De Beethoven à la Russie en mode cubano
Il y avait des petits intermèdes où les autres musiciens montraient leur talent. Il y avait même Horsley qui nous faisait du jazz tout simple mais toujours caliente. Il y a eu (il fallait bien justifier d'être à cette Folle Journée) Beethoven in Havana en mode assez gonflé car bâti sur la Marche funèbre de la 7e symphonie. Il y eut enfin en "bis" un éblouissant Schéhérazade au Cap-Vert sur le Schéhérazade de Rimsky-Korsakov, qui est l'oeuvre la plus langoureuse qui soit, pas du tout dansante.
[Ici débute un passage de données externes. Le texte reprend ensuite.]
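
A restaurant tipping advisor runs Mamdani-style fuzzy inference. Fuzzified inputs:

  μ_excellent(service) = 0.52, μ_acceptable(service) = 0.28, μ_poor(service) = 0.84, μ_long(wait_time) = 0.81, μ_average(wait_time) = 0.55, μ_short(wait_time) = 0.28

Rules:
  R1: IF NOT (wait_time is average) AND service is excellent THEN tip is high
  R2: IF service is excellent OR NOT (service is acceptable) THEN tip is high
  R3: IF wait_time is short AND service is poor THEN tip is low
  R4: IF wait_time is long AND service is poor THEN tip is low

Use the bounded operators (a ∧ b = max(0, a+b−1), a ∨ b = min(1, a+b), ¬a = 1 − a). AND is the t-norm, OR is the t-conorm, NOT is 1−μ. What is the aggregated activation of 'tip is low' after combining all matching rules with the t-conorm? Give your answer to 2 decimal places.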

Horsley ne savait sûrement pas que Rimsky et ses camarades seraient programmés l'an prochain mais cette heureuse et intuitive conclusion était un joli pont musical entre la Folle Journée qui s'achevait et la perspective de l'année prochaine.
Beethoven à La Havane: Joachim Horsley et ses musiciens revisitent en mode caraïbe Beethoven, Mozart, Schubert, Bach, Dvorak, Mahler et Rimsky-Korsakov.